Dans sa communication, Evariste Ondongo a, tout d’abord, rappelé, en prenant à témoin quelques retraités présents à cette rencontre, que depuis des années 2007, 2008, la CNSS avait toujours payé régulièrement et même avant terme, ses prestations sociales. «Nous avons réussi, pendant cette période, à faire des réserves», a fait savoir l’orateur. Malheureusement, autour des années 2014-2015, la situation économique du pays était devenue difficile. «Nous avons vécu en utilisant nos réserves jusqu’à ce qu’aujourd’hui, la situation devienne de plus en plus difficile», a-t-il poursuivi, avant d’expliquer les causes de certains retards de paiement des pensions.

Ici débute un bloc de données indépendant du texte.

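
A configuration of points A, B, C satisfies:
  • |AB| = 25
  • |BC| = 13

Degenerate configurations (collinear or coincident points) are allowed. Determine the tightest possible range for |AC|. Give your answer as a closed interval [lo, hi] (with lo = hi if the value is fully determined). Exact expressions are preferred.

|AC| ∈ [12, 38]  (≈ [12.0000, 38.0000])

|AB| ∈ {25}
|BC| ∈ {13}
|AC| ∈ [12, 38]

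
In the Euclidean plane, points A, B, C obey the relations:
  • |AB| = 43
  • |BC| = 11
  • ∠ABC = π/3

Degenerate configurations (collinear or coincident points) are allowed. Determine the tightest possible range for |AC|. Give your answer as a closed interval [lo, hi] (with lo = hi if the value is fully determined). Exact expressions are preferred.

|AC| = √(1497)  (≈ 38.6911)

|AB| ∈ {43}
|BC| ∈ {11}
|AC| ∈ {√(1497)}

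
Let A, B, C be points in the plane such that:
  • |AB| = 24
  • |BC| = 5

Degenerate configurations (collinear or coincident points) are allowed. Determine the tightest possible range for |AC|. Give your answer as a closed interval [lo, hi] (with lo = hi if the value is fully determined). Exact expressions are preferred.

|AC| ∈ [19, 29]  (≈ [19.0000, 29.0000])

|AB| ∈ {24}
|BC| ∈ {5}
|AC| ∈ [19, 29]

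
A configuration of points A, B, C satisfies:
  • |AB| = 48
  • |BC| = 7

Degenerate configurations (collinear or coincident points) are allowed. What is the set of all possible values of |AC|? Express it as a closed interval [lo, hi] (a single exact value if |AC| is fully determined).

|AB| ∈ {48}
|BC| ∈ {7}
|AC| ∈ [41, 55]

|AC| ∈ [41, 55]  (≈ [41.0000, 55.0000])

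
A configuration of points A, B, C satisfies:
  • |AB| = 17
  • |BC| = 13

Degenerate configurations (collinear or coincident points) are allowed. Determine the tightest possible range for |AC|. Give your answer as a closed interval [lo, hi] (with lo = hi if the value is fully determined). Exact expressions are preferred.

|AC| ∈ [4, 30]  (≈ [4.0000, 30.0000])

|AB| ∈ {17}
|BC| ∈ {13}
|AC| ∈ [4, 30]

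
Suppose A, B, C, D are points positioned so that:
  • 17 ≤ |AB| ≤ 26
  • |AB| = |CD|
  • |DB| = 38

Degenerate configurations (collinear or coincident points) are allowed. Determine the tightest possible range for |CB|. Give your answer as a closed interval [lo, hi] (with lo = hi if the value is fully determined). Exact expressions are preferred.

|AB| ∈ [17, 26]
|BD| ∈ {38}
|CD| ∈ [17, 26]
|AD| ∈ [12, 64]
|BC| ∈ [12, 64]
|AC| ∈ [0, 90]

|CB| ∈ [12, 64]  (≈ [12.0000, 64.0000])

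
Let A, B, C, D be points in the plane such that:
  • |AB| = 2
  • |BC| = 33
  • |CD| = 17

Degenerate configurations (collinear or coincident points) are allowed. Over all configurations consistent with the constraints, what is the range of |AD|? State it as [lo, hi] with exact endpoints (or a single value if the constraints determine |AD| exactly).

|AB| ∈ {2}
|BC| ∈ {33}
|CD| ∈ {17}
|AC| ∈ [31, 35]
|BD| ∈ [16, 50]
|AD| ∈ [14, 52]

|AD| ∈ [14, 52]  (≈ [14.0000, 52.0000])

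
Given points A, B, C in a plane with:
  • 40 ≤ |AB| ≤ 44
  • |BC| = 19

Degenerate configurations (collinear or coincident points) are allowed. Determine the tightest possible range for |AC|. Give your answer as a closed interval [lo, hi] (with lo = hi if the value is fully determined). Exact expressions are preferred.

|AB| ∈ [40, 44]
|BC| ∈ {19}
|AC| ∈ [21, 63]

|AC| ∈ [21, 63]  (≈ [21.0000, 63.0000])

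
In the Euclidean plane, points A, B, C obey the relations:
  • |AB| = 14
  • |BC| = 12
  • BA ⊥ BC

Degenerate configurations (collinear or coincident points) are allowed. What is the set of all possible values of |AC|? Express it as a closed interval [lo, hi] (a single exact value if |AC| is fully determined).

|AB| ∈ {14}
|BC| ∈ {12}
|AC| ∈ {2·√(85)}

|AC| = 2·√(85)  (≈ 18.4391)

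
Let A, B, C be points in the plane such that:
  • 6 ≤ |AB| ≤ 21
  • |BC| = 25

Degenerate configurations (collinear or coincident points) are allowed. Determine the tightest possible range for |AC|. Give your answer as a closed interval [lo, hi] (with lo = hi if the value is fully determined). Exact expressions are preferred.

|AC| ∈ [4, 46]  (≈ [4.0000, 46.0000])

|AB| ∈ [6, 21]
|BC| ∈ {25}
|AC| ∈ [4, 46]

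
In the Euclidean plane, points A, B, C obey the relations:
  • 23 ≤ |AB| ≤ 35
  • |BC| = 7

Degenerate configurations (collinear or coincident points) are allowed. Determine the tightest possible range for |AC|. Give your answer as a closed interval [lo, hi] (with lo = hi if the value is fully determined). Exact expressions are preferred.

|AC| ∈ [16, 42]  (≈ [16.0000, 42.0000])

|AB| ∈ [23, 35]
|BC| ∈ {7}
|AC| ∈ [16, 42]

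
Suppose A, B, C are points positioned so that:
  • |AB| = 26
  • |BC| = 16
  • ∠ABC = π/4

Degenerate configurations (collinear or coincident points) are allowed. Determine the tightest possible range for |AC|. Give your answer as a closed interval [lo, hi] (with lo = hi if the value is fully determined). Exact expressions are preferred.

|AB| ∈ {26}
|BC| ∈ {16}
|AC| ∈ {2·√(233 - 104·√(2))}

|AC| = 2·√(233 - 104·√(2))  (≈ 18.5388)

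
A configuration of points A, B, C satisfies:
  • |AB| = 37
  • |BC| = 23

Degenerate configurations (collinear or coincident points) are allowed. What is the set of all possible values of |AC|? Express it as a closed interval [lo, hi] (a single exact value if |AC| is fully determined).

|AB| ∈ {37}
|BC| ∈ {23}
|AC| ∈ [14, 60]

|AC| ∈ [14, 60]  (≈ [14.0000, 60.0000])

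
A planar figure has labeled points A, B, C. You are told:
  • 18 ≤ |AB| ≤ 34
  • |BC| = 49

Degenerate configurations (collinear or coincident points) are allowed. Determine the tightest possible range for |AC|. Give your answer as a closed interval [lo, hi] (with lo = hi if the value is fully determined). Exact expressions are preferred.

|AC| ∈ [15, 83]  (≈ [15.0000, 83.0000])

|AB| ∈ [18, 34]
|BC| ∈ {49}
|AC| ∈ [15, 83]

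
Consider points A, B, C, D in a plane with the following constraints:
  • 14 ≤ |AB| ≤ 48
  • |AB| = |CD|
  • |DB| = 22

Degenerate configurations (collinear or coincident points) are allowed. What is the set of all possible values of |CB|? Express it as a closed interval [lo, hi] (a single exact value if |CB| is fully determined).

|AB| ∈ [14, 48]
|BD| ∈ {22}
|CD| ∈ [14, 48]
|AD| ∈ [0, 70]
|BC| ∈ [0, 70]
|AC| ∈ [0, 118]

|CB| ∈ [0, 70]  (≈ [0.0000, 70.0000])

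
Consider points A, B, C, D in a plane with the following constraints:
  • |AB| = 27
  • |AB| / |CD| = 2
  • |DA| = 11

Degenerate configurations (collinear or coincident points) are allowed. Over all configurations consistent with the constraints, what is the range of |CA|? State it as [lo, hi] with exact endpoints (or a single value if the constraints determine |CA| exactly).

|CA| ∈ [5/2, 49/2]  (≈ [2.5000, 24.5000])

|AB| ∈ {27}
|AD| ∈ {11}
|CD| ∈ {27/2}
|BD| ∈ [16, 38]
|AC| ∈ [5/2, 49/2]
|BC| ∈ [5/2, 103/2]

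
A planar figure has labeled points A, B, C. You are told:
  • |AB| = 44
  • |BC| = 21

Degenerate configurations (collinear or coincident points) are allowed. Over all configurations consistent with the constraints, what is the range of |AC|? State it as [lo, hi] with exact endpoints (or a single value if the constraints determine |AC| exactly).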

Pour payer, par exemple, un retraité, il faut prélever de l’argent à au moins 5 travailleurs actifs. Or, à cause de la situation économique désastreuse, nombreuses sont des entreprises qui ont fermé, et d’autres ont procédé au licenciement de leur personnel. Aujourd’hui, des secteurs entiers n’existent plus. Or, le système actuel étant basé sur la solidarité, ce sont des prélèvements opérés sur les revenus des actifs qui permettent les prestations sociales. Il y a effectivement inadéquation entre les salariés et les retraités, au point où la situation financière de la CNSS a pris un coup considérable. Donc «nous avons de plus en plus de mal à faire face à nos obligations», a déploré Evariste Ondongo. Raison pour laquelle, aux troisième et quatrième trimestres 2019, un retard de paiement a été observé.

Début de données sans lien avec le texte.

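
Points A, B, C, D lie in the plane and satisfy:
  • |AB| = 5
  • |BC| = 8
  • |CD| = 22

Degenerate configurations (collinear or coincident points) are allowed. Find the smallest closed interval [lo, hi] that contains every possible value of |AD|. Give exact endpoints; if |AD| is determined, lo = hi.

|AB| ∈ {5}
|BC| ∈ {8}
|CD| ∈ {22}
|AC| ∈ [3, 13]
|BD| ∈ [14, 30]
|AD| ∈ [9, 35]

|AD| ∈ [9, 35]  (≈ [9.0000, 35.0000])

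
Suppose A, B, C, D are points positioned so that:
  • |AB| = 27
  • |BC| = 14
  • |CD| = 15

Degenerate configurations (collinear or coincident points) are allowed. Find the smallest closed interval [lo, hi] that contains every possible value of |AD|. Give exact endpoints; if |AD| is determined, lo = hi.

|AD| ∈ [0, 56]  (≈ [0.0000, 56.0000])

|AB| ∈ {27}
|BC| ∈ {14}
|CD| ∈ {15}
|AC| ∈ [13, 41]
|BD| ∈ [1, 29]
|AD| ∈ [0, 56]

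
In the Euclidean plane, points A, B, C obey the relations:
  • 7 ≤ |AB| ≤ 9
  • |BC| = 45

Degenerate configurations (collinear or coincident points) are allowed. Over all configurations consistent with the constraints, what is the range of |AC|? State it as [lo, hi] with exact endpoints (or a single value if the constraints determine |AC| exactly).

|AB| ∈ [7, 9]
|BC| ∈ {45}
|AC| ∈ [36, 54]

|AC| ∈ [36, 54]  (≈ [36.0000, 54.0000])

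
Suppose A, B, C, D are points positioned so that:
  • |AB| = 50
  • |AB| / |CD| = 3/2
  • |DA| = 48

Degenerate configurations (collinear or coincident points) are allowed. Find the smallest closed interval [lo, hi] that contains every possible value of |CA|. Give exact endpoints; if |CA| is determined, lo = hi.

|CA| ∈ [44/3, 244/3]  (≈ [14.6667, 81.3333])

|AB| ∈ {50}
|AD| ∈ {48}
|CD| ∈ {100/3}
|BD| ∈ [2, 98]
|AC| ∈ [44/3, 244/3]
|BC| ∈ [0, 394/3]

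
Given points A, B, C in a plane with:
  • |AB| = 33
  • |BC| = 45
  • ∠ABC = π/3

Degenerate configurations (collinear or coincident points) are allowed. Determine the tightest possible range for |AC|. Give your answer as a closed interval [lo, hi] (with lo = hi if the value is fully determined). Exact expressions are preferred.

|AC| = 3·√(181)  (≈ 40.3609)

|AB| ∈ {33}
|BC| ∈ {45}
|AC| ∈ {3·√(181)}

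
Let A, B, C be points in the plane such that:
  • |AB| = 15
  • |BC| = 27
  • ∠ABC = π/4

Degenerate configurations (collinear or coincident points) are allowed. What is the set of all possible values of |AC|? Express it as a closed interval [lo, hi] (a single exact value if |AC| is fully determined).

|AB| ∈ {15}
|BC| ∈ {27}
|AC| ∈ {3·√(106 - 45·√(2))}

|AC| = 3·√(106 - 45·√(2))  (≈ 19.5255)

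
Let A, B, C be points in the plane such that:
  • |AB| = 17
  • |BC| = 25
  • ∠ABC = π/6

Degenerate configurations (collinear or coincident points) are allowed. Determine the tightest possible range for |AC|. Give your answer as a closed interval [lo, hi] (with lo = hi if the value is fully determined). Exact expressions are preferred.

|AC| = √(914 - 425·√(3))  (≈ 13.3371)

|AB| ∈ {17}
|BC| ∈ {25}
|AC| ∈ {√(914 - 425·√(3))}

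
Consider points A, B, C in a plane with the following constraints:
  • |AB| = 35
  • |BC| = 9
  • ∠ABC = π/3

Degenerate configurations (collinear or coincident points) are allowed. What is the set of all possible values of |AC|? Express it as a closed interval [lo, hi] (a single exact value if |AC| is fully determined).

|AC| = √(991)  (≈ 31.4802)

|AB| ∈ {35}
|BC| ∈ {9}
|AC| ∈ {√(991)}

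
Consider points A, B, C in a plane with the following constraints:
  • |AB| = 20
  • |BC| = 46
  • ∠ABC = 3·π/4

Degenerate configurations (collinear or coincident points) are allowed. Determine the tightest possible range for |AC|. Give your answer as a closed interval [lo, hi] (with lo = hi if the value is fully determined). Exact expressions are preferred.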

A cela, il faut ajouter qu’un salarié, lorsqu’il est admis à la retraite, 4 ans après, il épuise toutes ses cotisations. Après quoi, il est pris en charge par la solidarité du régime. Des études ont montré que «le retraité vit en moyenne 14 ans, après la retraite, il épuise ses cotisations en 4 ans…donc pendant 10 ans, il est pris en charge grâce au régime de solidarité», selon le Directeur général de la CNSS.
Par ailleurs, dans sa communication, Evariste Ondongo a déploré l’attitude des syndicalistes du secteur pétrolier qui menacent de suspendre leurs cotisations à la Caisse nationale de sécurité sociale.

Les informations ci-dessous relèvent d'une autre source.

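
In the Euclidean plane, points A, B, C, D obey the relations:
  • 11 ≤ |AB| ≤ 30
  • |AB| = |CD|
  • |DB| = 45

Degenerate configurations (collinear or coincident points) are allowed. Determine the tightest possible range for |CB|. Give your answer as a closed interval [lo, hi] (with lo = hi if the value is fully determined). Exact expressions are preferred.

|CB| ∈ [15, 75]  (≈ [15.0000, 75.0000])

|AB| ∈ [11, 30]
|BD| ∈ {45}
|CD| ∈ [11, 30]
|AD| ∈ [15, 75]
|BC| ∈ [15, 75]
|AC| ∈ [0, 105]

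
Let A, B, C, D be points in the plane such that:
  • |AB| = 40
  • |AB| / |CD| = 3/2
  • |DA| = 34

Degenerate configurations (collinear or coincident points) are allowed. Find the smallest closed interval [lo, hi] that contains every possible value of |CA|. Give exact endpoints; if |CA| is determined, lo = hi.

|CA| ∈ [22/3, 182/3]  (≈ [7.3333, 60.6667])

|AB| ∈ {40}
|AD| ∈ {34}
|CD| ∈ {80/3}
|BD| ∈ [6, 74]
|AC| ∈ [22/3, 182/3]
|BC| ∈ [0, 302/3]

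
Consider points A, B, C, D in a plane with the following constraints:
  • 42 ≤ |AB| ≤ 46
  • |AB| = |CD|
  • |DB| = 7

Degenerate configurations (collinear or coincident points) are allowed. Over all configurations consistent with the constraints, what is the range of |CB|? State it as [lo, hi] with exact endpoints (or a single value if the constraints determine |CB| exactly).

|AB| ∈ [42, 46]
|BD| ∈ {7}
|CD| ∈ [42, 46]
|AD| ∈ [35, 53]
|BC| ∈ [35, 53]
|AC| ∈ [0, 99]

|CB| ∈ [35, 53]  (≈ [35.0000, 53.0000])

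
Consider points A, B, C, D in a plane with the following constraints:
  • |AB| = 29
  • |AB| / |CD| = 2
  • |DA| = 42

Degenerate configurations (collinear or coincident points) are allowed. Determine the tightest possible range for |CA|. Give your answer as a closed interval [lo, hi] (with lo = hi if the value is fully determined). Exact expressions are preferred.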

Par une simple règle mathématique, l’orateur a démontré que le secteur pétrolier n’est pas celui qui cotise le plus. La société Total E&P Congo, par exemple, cotise à hauteur de 100 millions de F. CFA par mois, pour 600 retraités qui sont payés à plus d’un milliard de F. CFA par trimestre. Constat: plus de 100 millions de F. CFA de moins par trimestre que la CNSS doit trouver pour compléter la paie des retraités de Total E&P Congo.
Donc, la solidarité est de mise. «Sinon, où prélever de l’argent pour continuer à payer les retraités des sociétés qui n’existent plus comme: la COMILOG, la MAB, l’OFNACOM, l’OCV, etc.», s’est interrogé Evariste Ondongo.